In 1922 Evans and Long injected the beef pituitary extract to animals (rats) and reported excessive growth. Smith, a few years later, showed the opposite effect of growth cessation following hypophysectomy in rats with re-growth following implantation of pituitary tissue. This suggested the possibility of a substance in the pituitary responsible for growth.
In 1908, it was further thought that this pituitary factor promoting growth might be diabetogenic. It was only after 1950 that the combined effects were explained by one single substance, growth hormone. Houssay’s was awarded the Nobel Prize in 1947 for his extensive work on the hypophysis and carbohydrate metabolism. Salmon and Daughaday suggested that GH action was mediated via a factor, named sulfation factor, only later to be identified as somatomedin. This was given a new name: insulin-like growth factor-1 (IGF-1) to indicate its chemical similarity to (pro)insulin. The complete structure with 70 amino acids was reported in 1978.
In 1944, Li and Evans were the first to claim that bovine GH had been isolated.[8,9] Berson and Yalow engineered a radioimmunoassay for GH that was later used to determine plasma IGF-1.[10,11]

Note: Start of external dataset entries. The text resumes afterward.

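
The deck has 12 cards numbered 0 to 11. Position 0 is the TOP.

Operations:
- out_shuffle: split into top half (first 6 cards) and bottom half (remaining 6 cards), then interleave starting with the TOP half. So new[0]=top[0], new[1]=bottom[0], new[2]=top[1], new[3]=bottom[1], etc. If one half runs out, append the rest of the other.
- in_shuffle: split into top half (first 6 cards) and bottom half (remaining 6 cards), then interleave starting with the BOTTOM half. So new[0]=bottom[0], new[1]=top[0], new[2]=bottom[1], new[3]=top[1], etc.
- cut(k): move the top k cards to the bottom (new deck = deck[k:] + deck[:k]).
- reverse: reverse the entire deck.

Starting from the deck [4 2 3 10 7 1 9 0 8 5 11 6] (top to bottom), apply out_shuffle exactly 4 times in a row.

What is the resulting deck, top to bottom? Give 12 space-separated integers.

After op 1 (out_shuffle): [4 9 2 0 3 8 10 5 7 11 1 6]
After op 2 (out_shuffle): [4 10 9 5 2 7 0 11 3 1 8 6]
After op 3 (out_shuffle): [4 0 10 11 9 3 5 1 2 8 7 6]
After op 4 (out_shuffle): [4 5 0 1 10 2 11 8 9 7 3 6]

Answer: 4 5 0 1 10 2 11 8 9 7 3 6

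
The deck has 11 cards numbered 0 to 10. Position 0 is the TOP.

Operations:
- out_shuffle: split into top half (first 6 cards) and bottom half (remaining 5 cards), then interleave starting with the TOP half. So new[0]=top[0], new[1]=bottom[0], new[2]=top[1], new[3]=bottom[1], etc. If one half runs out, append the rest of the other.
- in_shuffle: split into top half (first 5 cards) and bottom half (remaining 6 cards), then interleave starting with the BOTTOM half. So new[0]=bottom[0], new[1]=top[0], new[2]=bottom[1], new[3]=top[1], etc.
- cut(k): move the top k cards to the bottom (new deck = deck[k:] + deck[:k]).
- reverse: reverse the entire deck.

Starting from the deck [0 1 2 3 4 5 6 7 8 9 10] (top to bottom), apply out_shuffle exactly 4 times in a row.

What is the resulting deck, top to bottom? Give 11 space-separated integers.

Answer: 0 9 7 5 3 1 10 8 6 4 2

Derivation:
After op 1 (out_shuffle): [0 6 1 7 2 8 3 9 4 10 5]
After op 2 (out_shuffle): [0 3 6 9 1 4 7 10 2 5 8]
After op 3 (out_shuffle): [0 7 3 10 6 2 9 5 1 8 4]
After op 4 (out_shuffle): [0 9 7 5 3 1 10 8 6 4 2]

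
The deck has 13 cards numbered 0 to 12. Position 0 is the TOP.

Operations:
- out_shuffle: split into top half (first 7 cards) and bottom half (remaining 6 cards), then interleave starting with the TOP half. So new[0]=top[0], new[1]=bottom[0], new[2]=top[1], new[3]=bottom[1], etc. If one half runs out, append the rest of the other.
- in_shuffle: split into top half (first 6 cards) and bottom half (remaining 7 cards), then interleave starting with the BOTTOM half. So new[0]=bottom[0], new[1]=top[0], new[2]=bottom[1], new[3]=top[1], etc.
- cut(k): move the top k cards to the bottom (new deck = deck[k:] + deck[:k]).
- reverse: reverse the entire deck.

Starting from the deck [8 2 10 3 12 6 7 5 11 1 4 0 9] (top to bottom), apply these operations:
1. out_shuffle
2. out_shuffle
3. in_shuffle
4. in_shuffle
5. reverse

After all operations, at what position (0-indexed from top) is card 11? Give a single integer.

After op 1 (out_shuffle): [8 5 2 11 10 1 3 4 12 0 6 9 7]
After op 2 (out_shuffle): [8 4 5 12 2 0 11 6 10 9 1 7 3]
After op 3 (in_shuffle): [11 8 6 4 10 5 9 12 1 2 7 0 3]
After op 4 (in_shuffle): [9 11 12 8 1 6 2 4 7 10 0 5 3]
After op 5 (reverse): [3 5 0 10 7 4 2 6 1 8 12 11 9]
Card 11 is at position 11.

Answer: 11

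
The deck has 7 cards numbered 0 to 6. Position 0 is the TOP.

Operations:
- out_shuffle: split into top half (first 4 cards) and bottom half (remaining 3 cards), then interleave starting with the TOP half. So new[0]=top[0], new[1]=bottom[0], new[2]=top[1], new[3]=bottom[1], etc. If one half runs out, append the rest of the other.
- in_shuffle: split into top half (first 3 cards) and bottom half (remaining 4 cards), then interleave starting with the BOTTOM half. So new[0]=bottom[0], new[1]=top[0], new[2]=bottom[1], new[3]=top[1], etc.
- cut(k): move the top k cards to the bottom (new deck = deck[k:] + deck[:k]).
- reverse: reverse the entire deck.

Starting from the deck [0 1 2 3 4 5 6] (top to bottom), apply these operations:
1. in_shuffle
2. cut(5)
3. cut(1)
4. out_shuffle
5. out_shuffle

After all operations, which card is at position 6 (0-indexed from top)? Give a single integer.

After op 1 (in_shuffle): [3 0 4 1 5 2 6]
After op 2 (cut(5)): [2 6 3 0 4 1 5]
After op 3 (cut(1)): [6 3 0 4 1 5 2]
After op 4 (out_shuffle): [6 1 3 5 0 2 4]
After op 5 (out_shuffle): [6 0 1 2 3 4 5]
Position 6: card 5.

Answer: 5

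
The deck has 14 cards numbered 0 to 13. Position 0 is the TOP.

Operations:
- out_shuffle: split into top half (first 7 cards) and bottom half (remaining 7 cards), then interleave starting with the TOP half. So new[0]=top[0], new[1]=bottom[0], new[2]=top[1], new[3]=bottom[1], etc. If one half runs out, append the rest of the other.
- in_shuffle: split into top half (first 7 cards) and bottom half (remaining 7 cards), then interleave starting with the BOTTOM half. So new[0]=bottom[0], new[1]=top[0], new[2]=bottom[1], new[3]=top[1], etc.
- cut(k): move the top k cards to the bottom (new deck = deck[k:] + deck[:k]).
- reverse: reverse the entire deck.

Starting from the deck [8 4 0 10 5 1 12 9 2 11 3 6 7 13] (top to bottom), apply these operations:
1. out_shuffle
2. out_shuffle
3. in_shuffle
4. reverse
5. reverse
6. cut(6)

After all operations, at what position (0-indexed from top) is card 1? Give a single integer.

Answer: 8

Derivation:
After op 1 (out_shuffle): [8 9 4 2 0 11 10 3 5 6 1 7 12 13]
After op 2 (out_shuffle): [8 3 9 5 4 6 2 1 0 7 11 12 10 13]
After op 3 (in_shuffle): [1 8 0 3 7 9 11 5 12 4 10 6 13 2]
After op 4 (reverse): [2 13 6 10 4 12 5 11 9 7 3 0 8 1]
After op 5 (reverse): [1 8 0 3 7 9 11 5 12 4 10 6 13 2]
After op 6 (cut(6)): [11 5 12 4 10 6 13 2 1 8 0 3 7 9]
Card 1 is at position 8.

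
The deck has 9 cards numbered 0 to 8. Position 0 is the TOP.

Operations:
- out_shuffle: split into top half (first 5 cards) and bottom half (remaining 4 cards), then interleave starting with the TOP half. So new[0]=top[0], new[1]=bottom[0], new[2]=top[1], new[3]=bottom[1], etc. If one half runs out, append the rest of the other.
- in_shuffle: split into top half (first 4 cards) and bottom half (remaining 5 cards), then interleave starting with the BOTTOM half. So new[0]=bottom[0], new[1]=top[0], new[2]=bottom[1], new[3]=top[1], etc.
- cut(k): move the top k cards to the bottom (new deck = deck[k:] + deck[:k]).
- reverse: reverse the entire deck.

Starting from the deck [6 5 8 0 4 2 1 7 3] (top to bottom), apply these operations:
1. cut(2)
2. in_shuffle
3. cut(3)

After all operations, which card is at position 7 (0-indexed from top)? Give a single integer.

After op 1 (cut(2)): [8 0 4 2 1 7 3 6 5]
After op 2 (in_shuffle): [1 8 7 0 3 4 6 2 5]
After op 3 (cut(3)): [0 3 4 6 2 5 1 8 7]
Position 7: card 8.

Answer: 8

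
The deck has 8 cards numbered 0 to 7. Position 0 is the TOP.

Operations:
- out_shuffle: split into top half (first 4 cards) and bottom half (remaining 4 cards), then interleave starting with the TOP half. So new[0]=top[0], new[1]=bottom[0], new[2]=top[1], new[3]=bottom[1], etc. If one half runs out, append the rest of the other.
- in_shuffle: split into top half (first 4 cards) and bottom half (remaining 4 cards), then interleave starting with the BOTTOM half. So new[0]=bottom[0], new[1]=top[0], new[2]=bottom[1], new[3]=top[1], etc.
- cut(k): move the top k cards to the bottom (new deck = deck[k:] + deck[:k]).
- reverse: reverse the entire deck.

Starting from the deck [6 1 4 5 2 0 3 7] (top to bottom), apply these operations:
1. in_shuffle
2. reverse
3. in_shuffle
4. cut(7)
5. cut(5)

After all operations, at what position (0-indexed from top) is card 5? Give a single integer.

After op 1 (in_shuffle): [2 6 0 1 3 4 7 5]
After op 2 (reverse): [5 7 4 3 1 0 6 2]
After op 3 (in_shuffle): [1 5 0 7 6 4 2 3]
After op 4 (cut(7)): [3 1 5 0 7 6 4 2]
After op 5 (cut(5)): [6 4 2 3 1 5 0 7]
Card 5 is at position 5.

Answer: 5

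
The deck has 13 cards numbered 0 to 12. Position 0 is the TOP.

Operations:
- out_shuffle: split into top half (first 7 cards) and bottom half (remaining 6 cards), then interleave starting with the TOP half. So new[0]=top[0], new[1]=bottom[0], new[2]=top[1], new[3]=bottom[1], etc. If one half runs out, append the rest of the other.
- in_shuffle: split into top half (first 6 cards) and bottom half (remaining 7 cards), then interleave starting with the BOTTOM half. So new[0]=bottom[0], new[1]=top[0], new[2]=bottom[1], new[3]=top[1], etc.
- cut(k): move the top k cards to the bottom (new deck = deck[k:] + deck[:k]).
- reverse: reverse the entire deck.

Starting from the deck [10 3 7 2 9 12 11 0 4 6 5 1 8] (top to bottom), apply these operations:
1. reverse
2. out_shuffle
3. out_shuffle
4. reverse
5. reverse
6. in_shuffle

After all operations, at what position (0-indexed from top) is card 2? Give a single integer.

Answer: 8

Derivation:
After op 1 (reverse): [8 1 5 6 4 0 11 12 9 2 7 3 10]
After op 2 (out_shuffle): [8 12 1 9 5 2 6 7 4 3 0 10 11]
After op 3 (out_shuffle): [8 7 12 4 1 3 9 0 5 10 2 11 6]
After op 4 (reverse): [6 11 2 10 5 0 9 3 1 4 12 7 8]
After op 5 (reverse): [8 7 12 4 1 3 9 0 5 10 2 11 6]
After op 6 (in_shuffle): [9 8 0 7 5 12 10 4 2 1 11 3 6]
Card 2 is at position 8.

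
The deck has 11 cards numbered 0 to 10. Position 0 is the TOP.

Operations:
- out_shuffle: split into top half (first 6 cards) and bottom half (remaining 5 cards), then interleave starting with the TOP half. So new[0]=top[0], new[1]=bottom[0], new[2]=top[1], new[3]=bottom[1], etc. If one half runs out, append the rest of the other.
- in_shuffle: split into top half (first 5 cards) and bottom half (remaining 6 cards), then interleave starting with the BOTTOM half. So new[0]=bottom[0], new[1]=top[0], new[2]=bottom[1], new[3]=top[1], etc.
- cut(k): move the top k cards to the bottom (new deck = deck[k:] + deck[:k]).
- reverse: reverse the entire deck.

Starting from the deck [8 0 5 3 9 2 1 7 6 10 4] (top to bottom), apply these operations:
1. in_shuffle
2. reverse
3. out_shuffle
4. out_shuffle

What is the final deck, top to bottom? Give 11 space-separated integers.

After op 1 (in_shuffle): [2 8 1 0 7 5 6 3 10 9 4]
After op 2 (reverse): [4 9 10 3 6 5 7 0 1 8 2]
After op 3 (out_shuffle): [4 7 9 0 10 1 3 8 6 2 5]
After op 4 (out_shuffle): [4 3 7 8 9 6 0 2 10 5 1]

Answer: 4 3 7 8 9 6 0 2 10 5 1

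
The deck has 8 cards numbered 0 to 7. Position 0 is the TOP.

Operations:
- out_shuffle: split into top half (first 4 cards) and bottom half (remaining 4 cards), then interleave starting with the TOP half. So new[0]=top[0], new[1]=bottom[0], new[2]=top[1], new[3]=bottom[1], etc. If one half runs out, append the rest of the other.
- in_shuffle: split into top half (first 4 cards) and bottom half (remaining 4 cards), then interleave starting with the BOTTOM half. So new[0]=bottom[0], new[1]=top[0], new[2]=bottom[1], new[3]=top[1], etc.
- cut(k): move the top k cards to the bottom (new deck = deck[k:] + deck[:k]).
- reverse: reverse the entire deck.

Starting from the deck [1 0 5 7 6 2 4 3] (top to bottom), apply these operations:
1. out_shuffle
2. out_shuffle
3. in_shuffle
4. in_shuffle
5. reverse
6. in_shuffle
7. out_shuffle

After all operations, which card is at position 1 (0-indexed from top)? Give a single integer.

After op 1 (out_shuffle): [1 6 0 2 5 4 7 3]
After op 2 (out_shuffle): [1 5 6 4 0 7 2 3]
After op 3 (in_shuffle): [0 1 7 5 2 6 3 4]
After op 4 (in_shuffle): [2 0 6 1 3 7 4 5]
After op 5 (reverse): [5 4 7 3 1 6 0 2]
After op 6 (in_shuffle): [1 5 6 4 0 7 2 3]
After op 7 (out_shuffle): [1 0 5 7 6 2 4 3]
Position 1: card 0.

Answer: 0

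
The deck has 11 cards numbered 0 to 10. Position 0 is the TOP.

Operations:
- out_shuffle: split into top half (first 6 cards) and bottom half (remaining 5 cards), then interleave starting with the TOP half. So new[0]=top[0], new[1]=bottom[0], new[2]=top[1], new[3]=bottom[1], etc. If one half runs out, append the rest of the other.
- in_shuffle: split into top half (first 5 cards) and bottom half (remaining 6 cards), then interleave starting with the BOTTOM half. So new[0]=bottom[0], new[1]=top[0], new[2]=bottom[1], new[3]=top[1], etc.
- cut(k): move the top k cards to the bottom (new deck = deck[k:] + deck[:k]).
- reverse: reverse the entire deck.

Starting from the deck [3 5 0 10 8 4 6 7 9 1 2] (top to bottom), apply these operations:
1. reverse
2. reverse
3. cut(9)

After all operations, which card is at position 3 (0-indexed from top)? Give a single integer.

After op 1 (reverse): [2 1 9 7 6 4 8 10 0 5 3]
After op 2 (reverse): [3 5 0 10 8 4 6 7 9 1 2]
After op 3 (cut(9)): [1 2 3 5 0 10 8 4 6 7 9]
Position 3: card 5.

Answer: 5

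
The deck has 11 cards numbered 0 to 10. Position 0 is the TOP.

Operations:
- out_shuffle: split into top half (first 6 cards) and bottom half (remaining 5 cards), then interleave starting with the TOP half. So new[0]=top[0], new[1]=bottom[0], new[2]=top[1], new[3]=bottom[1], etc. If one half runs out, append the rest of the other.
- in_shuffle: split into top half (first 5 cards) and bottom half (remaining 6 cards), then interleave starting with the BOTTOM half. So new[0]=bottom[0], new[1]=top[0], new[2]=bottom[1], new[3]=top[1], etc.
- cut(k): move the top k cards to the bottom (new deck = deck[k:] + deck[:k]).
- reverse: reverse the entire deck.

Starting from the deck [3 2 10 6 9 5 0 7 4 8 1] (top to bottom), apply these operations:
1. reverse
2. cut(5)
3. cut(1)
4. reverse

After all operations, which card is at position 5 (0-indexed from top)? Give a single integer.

Answer: 1

Derivation:
After op 1 (reverse): [1 8 4 7 0 5 9 6 10 2 3]
After op 2 (cut(5)): [5 9 6 10 2 3 1 8 4 7 0]
After op 3 (cut(1)): [9 6 10 2 3 1 8 4 7 0 5]
After op 4 (reverse): [5 0 7 4 8 1 3 2 10 6 9]
Position 5: card 1.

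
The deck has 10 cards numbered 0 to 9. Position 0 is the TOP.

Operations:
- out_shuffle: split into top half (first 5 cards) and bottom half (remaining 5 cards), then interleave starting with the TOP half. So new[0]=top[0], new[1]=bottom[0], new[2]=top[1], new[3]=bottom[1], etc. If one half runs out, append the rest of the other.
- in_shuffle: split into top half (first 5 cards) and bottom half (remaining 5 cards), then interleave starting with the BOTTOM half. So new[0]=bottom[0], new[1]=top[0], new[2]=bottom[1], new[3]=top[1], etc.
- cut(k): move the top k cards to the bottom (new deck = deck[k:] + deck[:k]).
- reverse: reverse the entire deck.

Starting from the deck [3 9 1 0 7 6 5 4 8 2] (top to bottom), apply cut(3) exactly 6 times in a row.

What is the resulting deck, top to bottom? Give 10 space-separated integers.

After op 1 (cut(3)): [0 7 6 5 4 8 2 3 9 1]
After op 2 (cut(3)): [5 4 8 2 3 9 1 0 7 6]
After op 3 (cut(3)): [2 3 9 1 0 7 6 5 4 8]
After op 4 (cut(3)): [1 0 7 6 5 4 8 2 3 9]
After op 5 (cut(3)): [6 5 4 8 2 3 9 1 0 7]
After op 6 (cut(3)): [8 2 3 9 1 0 7 6 5 4]

Answer: 8 2 3 9 1 0 7 6 5 4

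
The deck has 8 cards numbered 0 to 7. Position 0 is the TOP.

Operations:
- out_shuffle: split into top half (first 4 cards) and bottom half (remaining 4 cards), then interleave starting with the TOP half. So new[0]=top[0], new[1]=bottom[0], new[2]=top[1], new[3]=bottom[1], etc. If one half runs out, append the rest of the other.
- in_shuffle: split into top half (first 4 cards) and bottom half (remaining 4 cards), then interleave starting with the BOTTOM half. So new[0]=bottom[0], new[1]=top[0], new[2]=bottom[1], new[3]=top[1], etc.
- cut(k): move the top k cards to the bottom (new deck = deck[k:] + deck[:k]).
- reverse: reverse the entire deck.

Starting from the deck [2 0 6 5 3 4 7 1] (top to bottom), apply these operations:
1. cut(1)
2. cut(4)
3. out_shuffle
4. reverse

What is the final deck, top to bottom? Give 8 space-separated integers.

Answer: 3 2 5 1 6 7 0 4

Derivation:
After op 1 (cut(1)): [0 6 5 3 4 7 1 2]
After op 2 (cut(4)): [4 7 1 2 0 6 5 3]
After op 3 (out_shuffle): [4 0 7 6 1 5 2 3]
After op 4 (reverse): [3 2 5 1 6 7 0 4]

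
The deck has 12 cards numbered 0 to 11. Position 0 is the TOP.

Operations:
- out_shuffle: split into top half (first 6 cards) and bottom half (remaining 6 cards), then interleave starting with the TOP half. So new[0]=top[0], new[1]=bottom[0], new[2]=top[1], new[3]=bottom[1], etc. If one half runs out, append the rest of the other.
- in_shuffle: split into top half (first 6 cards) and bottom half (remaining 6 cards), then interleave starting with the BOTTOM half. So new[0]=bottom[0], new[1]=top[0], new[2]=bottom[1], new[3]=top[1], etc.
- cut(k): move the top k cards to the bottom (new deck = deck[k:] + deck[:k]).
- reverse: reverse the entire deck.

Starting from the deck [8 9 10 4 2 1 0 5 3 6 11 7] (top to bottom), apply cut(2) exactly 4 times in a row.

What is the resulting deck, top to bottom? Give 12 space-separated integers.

After op 1 (cut(2)): [10 4 2 1 0 5 3 6 11 7 8 9]
After op 2 (cut(2)): [2 1 0 5 3 6 11 7 8 9 10 4]
After op 3 (cut(2)): [0 5 3 6 11 7 8 9 10 4 2 1]
After op 4 (cut(2)): [3 6 11 7 8 9 10 4 2 1 0 5]

Answer: 3 6 11 7 8 9 10 4 2 1 0 5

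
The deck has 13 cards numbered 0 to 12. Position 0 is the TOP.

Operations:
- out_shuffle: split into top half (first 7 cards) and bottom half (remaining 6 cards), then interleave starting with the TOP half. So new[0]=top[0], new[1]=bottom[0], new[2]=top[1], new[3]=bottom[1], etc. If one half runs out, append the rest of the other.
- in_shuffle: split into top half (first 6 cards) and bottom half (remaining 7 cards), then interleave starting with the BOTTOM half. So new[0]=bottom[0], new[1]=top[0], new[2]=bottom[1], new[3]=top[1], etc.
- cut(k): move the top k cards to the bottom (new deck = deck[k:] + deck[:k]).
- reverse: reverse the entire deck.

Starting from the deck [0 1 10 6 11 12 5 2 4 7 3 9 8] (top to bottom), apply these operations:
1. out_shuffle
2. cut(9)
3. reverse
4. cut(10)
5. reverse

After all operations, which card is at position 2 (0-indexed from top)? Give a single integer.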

The first results of treating children with GH were published in 1932. The report by Raben is quoted as the first successful example of the use of GH extracted from human pituitaries. The patient was a young hypopituitary man who responded to GH treatment with an accelerated growth.
As the source of GH (human pituitaries) was limited, in most countries, distribution and use of GH was regulated and supervised by official bodies, for example in the United States by the National Pituitary Agency (NPA). Creutzfeldt–Jakob’s disease was a dreaded complication of GH therapy obtained from human pituitary, resulting in death of patients. In 1979, a commercial company (Genentech) decided to produce GH by inserting the gene controlling GH synthesis into bacteria. From around 1985, pharmaceutical companies started manufacturing recombinant GH.